Comment by digitaltrees

17 days ago

I love the accept reject flow because I still constantly have to stop AI models from writing awful architecture or reimplementing code we already wrote elsewhere

Yeah, I have found the same. A lot of times it does get things right, but if it deviates man it can just drift hard.

For example, sometimes Claude just obsessively reads files and goes on massive tangents. Then when I stop it and ask, "why are you doing that?", it kindly apologizes and admits it shouldn't have gone on a tangent.

The token burn if I don't stop it would be quite high.

Granted, this might be because I'm not giving it optimal prompt/negative-prompt instructions though.

I just check the git diff after claude code writes stuff. Stage things before letting it run wild so I can undo whatevs.

How is it different from Keep / Discard in other tools? I've been slowly converting my git repositories to jj locally because that gives me more granular fallback and mix and match options.
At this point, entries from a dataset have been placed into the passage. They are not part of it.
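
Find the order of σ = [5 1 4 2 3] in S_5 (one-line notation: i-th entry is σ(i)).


Cycle decomposition: (1 5 3 4 2)
Cycle lengths: 5
Order = lcm(5) = 5

ord(σ) = 5


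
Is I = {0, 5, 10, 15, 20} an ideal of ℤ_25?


Check ideal conditions for I = {0, 5, 10, 15, 20} in ℤ_25:
(1) I is an additive subgroup? Yes
(2) For r ∈ ℤ_25 and a ∈ I: r·a ∈ I? Yes

Yes, I is an ideal of ℤ_25


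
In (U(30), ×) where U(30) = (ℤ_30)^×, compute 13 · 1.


Operation: multiplication mod 30
13 · 1 = (a × b) mod 30 with a = 13, b = 1

13 · 1 = 13


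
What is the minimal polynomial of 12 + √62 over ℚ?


Let α = 12 + √62. Then α - 12 = √62, so (α - 12)² = 62, giving α² - 24α + 82 = 0. Degree 2 and α ∉ ℚ, so this is the minimal polynomial.

Minimal polynomial: x² - 24x + 82


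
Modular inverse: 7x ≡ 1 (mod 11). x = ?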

  • Well I tried CLaude Code for the first time in a while (I am building my own coding app www.propelcode.app so I can code on my phone when I take my kids to classes and such) and it literally ignored my question and suggestion and just kept coding away.

I hate the accept reject flow, because I want a conventional code review workflow where I can write comments on specific lines of code and maybe edit the code myself.

If I reject, then the AI will struggle to modify just the parts I disagree with, if I accept, the AI will tend towards adding code rather than updating the bad code.

At that point copy paste without agentic coding tends to work much better.